新興宗教の感染爆発、とまらぬ「セルコリア」 経済危機へ正念場の文在寅政権

25日、韓国・大邱で開かれた新型コロナウイルスの対策会議に出席する文在寅大統領(聯合=共同)
25日、韓国・大邱で開かれた新型コロナウイルスの対策会議に出席する文在寅大統領(聯合=共同)

 韓国の新型コロナウイルス感染者は新興宗教「新天地イエス教会」で感染爆発を起こし、文在寅(ムン・ジェイン)政権は世界に広がる「韓国恐怖症(コリアフォビア)」を警戒している。すでに2000人を上回った感染者の約8割は同教会の周辺地域で確認された。中国では訪中した韓国人の隔離が発生したほか、韓国人の入国制限をかけた国・地域は50を超えた。韓国株や通貨ウォンが売られる「セルコリア」で韓国経済も打撃を受けており、感染者もさらなる増加が必至で、文政権を窮地に追い込んでいる。

韓国の感染爆発はなぜ起きたのか

 韓国の最初の感染者は1月20日に確認され、2月中旬までは31人だったが、20日以降100人単位で急増、26日には1000人を突破した。急増の原因は感染源の新興宗教「新天地イエス教会」信者の診断が本格化したためで、感染の震源となった韓国南東部の大邱市にある「新天地」の大邱教会を中心に、現在の約2000人のうち1300人以上が大邱で発症または検査で陽性となっている。

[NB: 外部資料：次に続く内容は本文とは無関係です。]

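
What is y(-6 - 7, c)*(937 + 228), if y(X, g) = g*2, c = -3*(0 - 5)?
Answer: 34950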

 もうひとつの震源地が大邱の南部、慶尚北道清道(チョンド)にあるテナム病院とその周辺だ。ここは教祖兄弟の故郷で「新天地」の「聖地」とされている。1月末に教祖の兄が地元のテナム病院で死去し、病院内で葬式が行われ、信者が多数訪れて濃厚接触した。慶尚北道の感染者はすでに390人を超えている。大邱と慶尚北道の感染者で韓国全体の感染者の8割を占め、「新天地」での感染爆発がいかに大きいかが分かる。

 韓国は、キリスト教徒が仏教徒(23%)を超える28%と大勢を占めている。これは朝鮮戦争後の貧しい時代、庶民や底辺の人々に大衆化したとされる。このため韓国のキリスト教には現世利益や病気治癒が求められ、新興宗教的な宗派も少なくない。

 「新天地イエス教会」は伝統的キリスト教派から「異端」「カルト集団」とされている。教祖の李マンヒ総会長は自身を永生不死と唱え、新型コロナウイルスの感染も「悪魔が新天地をねたんだ仕業」などと信徒に述べていた。